Archaeologists Save the Sphinx from Damage

Great Sphinx of Giza, Egypt. Photo by Usuario:Barcex, Creative Commons Attribution-Share Alike 3.0 Unported license, GNU Free Documentation License.

The Great Sphinx of Giza—which was closed in 2010 when cracks appeared on its northern side due to wind and moisture—will soon reopen again after nearly four years of thorough restoration, Art Daily reports.

“The Sphinx courtyard will be opened for the first time since the restoration of the monument,” Mohammed al-Damati, Egypt’s antiquities minister, told AFP. “Once the courtyard is opened, tourists can walk around the Sphinx.” However, a specific date for the opening has yet to be set.

The lengthy restoration involved replacing some slabs on the left side of the statue, where the cracks had appeared, and refurbishing the chest and neck of the monument with a new coating to prevent further erosion caused by rain, wind, and pollution.

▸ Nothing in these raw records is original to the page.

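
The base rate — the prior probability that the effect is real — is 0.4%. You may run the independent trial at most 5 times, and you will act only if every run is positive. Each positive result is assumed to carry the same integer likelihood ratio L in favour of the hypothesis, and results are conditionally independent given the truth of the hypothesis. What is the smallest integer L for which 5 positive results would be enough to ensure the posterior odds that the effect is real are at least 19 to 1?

6

Prior odds = 0.004/0.996 = 1/249.
Target odds = 19.
Need L⁵ ≥ 19 ÷ (1/249) = 4731.
5⁵ = 3125 < 4731 ≤ 7776 = 6⁵, so L = 6.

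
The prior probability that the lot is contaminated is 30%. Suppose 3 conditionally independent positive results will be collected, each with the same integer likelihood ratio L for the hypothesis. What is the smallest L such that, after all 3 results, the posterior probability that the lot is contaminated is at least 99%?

Prior odds = 0.3/0.7 = 3/7.
Target odds = 0.99/0.01 = 99.
Need L³ ≥ 99 ÷ (3/7) = 231.
6³ = 216 < 231 ≤ 343 = 7³, so L = 7.

7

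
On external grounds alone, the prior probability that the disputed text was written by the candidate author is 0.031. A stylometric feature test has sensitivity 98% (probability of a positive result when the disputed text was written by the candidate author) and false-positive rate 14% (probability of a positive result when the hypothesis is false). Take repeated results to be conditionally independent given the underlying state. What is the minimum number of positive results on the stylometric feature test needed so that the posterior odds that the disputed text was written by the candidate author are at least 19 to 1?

Prior odds = 0.031/0.969 = 31/969.
Likelihood ratio of a positive result = 0.98/0.14 = 7.
Target odds = 19.
Need (31/969) × 7ⁿ ≥ 19, i.e. 7ⁿ ≥ 18411/31.
7³ = 343 falls short of 18411/31 but 7⁴ = 2401 reaches it, so n = 4.

4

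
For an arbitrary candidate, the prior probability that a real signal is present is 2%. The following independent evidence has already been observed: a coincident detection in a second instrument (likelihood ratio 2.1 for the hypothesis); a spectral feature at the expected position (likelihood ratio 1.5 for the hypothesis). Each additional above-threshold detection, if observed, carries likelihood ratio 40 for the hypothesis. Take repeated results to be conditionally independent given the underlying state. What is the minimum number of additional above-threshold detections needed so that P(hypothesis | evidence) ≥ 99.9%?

Prior odds = 0.02/0.98 = 1/49.
Combined Bayes factor of the evidence already in hand = 2.1 × 1.5 = 3.15.
Odds after that evidence = (1/49) × 3.15 = 9/140.
Target odds = 0.999/0.001 = 999.
Need 40ⁿ ≥ 999 ÷ (9/140) = 15540.
40² = 1600 falls short of 15540 but 40³ = 64000 reaches it, so n = 3.

3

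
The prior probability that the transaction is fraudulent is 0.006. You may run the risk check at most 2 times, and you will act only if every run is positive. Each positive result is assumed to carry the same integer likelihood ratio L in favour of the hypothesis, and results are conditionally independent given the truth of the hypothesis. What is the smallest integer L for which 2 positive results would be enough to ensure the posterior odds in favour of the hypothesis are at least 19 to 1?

Prior odds = 0.006/0.994 = 3/497.
Target odds = 19.
Need L² ≥ 19 ÷ (3/497) = 9443/3.
56² = 3136 < 9443/3 ≤ 3249 = 57², so L = 57.

57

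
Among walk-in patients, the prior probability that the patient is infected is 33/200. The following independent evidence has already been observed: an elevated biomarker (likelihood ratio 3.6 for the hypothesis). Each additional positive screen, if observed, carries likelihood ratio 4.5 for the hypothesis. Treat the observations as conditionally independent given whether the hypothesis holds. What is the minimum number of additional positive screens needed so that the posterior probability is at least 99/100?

Prior odds = 0.165/0.835 = 33/167.
Bayes factor of the evidence already in hand = 3.6.
Odds after that evidence = (33/167) × 3.6 = 594/835.
Target odds = 0.99/0.01 = 99.
Need 4.5ⁿ ≥ 99 ÷ (594/835) = 835/6.
4.5³ = 91.125 falls short of 835/6 but 4.5⁴ = 410.0625 reaches it, so n = 4.

4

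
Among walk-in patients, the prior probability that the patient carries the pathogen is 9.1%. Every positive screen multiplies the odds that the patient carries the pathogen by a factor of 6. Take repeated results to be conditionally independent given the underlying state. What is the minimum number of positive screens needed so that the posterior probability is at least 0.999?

6

Prior odds: 0.091 ÷ 0.909 = 91/909.
Likelihood ratio per positive screen = 6.
Target odds: 0.999 ÷ 0.001 = 999.
Need (91/909) × 6ⁿ ≥ 999, i.e. 6ⁿ ≥ 908091/91.
6⁵ = 7776 falls short of 908091/91 but 6⁶ = 46656 reaches it, so n = 6.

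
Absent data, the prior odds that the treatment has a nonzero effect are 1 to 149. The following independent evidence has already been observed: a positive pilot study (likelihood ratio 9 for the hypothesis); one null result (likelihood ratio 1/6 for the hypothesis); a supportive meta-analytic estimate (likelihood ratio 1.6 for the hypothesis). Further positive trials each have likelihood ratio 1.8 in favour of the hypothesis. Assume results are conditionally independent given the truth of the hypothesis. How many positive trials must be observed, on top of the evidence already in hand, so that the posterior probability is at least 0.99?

Prior odds = 1/149.
Combined Bayes factor of the evidence already in hand = 9 × (1/6) × 1.6 = 2.4.
Odds after that evidence = (1/149) × 2.4 = 12/745.
Target odds = 0.99/0.01 = 99.
Need 1.8ⁿ ≥ 99 ÷ (12/745) = 6146.25.
1.8¹⁴ ≈3748.13 falls short of 6146.25 but 1.8¹⁵ ≈6746.64 reaches it, so n = 15.

15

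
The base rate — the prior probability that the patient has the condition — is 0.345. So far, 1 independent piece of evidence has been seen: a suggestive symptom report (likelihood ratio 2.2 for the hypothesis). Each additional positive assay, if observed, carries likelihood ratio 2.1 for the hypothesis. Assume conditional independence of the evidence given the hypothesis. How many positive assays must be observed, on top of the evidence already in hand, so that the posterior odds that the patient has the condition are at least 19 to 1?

Prior odds = 0.345/0.655 = 69/131.
Bayes factor of the evidence already in hand = 2.2.
Odds after that evidence = (69/131) × 2.2 = 759/655.
Target odds = 19.
Need 2.1ⁿ ≥ 19 ÷ (759/655) = 12445/759.
2.1³ = 9.261 falls short of 12445/759 but 2.1⁴ = 19.4481 reaches it, so n = 4.

4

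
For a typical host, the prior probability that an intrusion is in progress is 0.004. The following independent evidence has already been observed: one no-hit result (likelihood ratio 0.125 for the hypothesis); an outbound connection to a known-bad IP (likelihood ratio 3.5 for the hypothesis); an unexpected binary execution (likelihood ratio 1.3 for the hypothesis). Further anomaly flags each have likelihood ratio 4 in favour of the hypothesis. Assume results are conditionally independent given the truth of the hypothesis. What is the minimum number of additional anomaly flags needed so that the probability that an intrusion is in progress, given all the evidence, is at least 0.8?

6

Prior odds = 0.004/0.996 = 1/249.
Combined Bayes factor of the evidence already in hand = 0.125 × 3.5 × 1.3 = 0.56875.
Odds after that evidence = (1/249) × 0.56875 = 91/39840.
Target odds = 0.8/0.2 = 4.
Need 4ⁿ ≥ 4 ÷ (91/39840) = 159360/91.
4⁵ = 1024 falls short of 159360/91 but 4⁶ = 4096 reaches it, so n = 6.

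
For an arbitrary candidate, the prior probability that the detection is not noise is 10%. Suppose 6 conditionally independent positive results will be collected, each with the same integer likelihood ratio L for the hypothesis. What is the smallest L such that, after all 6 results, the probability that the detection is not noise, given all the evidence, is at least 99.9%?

5

Prior odds = 0.1/0.9 = 1/9.
Target odds = 0.999/0.001 = 999.
Need L⁶ ≥ 999 ÷ (1/9) = 8991.
4⁶ = 4096 < 8991 ≤ 15625 = 5⁶, so L = 5.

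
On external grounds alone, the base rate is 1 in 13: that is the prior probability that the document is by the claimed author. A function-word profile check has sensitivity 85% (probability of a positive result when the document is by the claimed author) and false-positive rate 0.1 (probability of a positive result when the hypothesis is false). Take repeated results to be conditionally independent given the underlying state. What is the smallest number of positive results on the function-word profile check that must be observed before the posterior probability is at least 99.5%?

Prior odds: (1/13) ÷ (12/13) = 1/12.
Likelihood ratio of a positive result = 0.85/0.1 = 8.5.
Target posterior odds = 0.995/0.005 = 199.
Require 8.5ⁿ ≥ 199 ÷ (1/12) = 2388.
8.5³ = 614.125 falls short of 2388 but 8.5⁴ = 5220.0625 reaches it, so n = 4.

4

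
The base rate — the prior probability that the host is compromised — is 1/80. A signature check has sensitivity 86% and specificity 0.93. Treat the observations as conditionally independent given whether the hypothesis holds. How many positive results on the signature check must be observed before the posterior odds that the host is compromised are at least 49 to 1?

Prior odds = 0.0125/0.9875 = 1/79.
False-positive rate = 1 − 0.93 = 0.07; likelihood ratio of a positive = 0.86/0.07 = 86/7.
Target odds = 49.
Need (1/79) × (86/7)ⁿ ≥ 49, i.e. (86/7)ⁿ ≥ 3871.
(86/7)³ = 636056/343 falls short of 3871 but (86/7)⁴ = 54700816/2401 reaches it, so n = 4.

4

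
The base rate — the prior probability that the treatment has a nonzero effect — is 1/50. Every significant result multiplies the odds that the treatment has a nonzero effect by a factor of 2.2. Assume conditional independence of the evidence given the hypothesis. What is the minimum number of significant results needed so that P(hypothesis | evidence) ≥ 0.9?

Prior odds: 0.02 ÷ 0.98 = 1/49.
Likelihood ratio per significant result = 2.2.
Target posterior odds = 0.9/0.1 = 9.
Require 2.2ⁿ ≥ 9 ÷ (1/49) = 441.
2.2⁷ = 19487171/78125 falls short of 441 but 2.2⁸ = 214358881/390625 reaches it, so n = 8.

8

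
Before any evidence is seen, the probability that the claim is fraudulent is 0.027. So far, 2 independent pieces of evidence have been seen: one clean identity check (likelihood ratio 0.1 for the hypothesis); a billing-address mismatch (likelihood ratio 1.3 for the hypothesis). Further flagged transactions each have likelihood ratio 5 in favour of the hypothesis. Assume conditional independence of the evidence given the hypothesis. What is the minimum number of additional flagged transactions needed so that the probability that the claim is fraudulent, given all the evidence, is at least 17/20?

Prior odds = 0.027/0.973 = 27/973.
Combined Bayes factor of the evidence already in hand = 0.1 × 1.3 = 0.13.
Odds after that evidence = (27/973) × 0.13 = 351/97300.
Target odds = 0.85/0.15 = 17/3.
Need 5ⁿ ≥ 17/3 ÷ (351/97300) = 1654100/1053.
5⁴ = 625 falls short of 1654100/1053 but 5⁵ = 3125 reaches it, so n = 5.

5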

The Sphinx was built around 4,500 years ago by the pharaoh Khafre in a quarry outside Cairo, near the area where the Pyramids of Giza stand. At 20 meters high, 57 meters long, and six meters wide, the limestone half-man, half-lion monolith is the largest single-stone statue in the world. Archaeologists are still unsure about the Sphinx’s original function, although most believe it was constructed for religious and astronomical reasons.

The Egyptian antiquities minister told AFP that a small temple next to the Sphinx, built by pharaoh Amenhotep II, will also be opened to the public for the first time and that the Menkaure pyramid, the smallest of the three Pyramids of Giza, is also slated to reopen after a three-year restoration.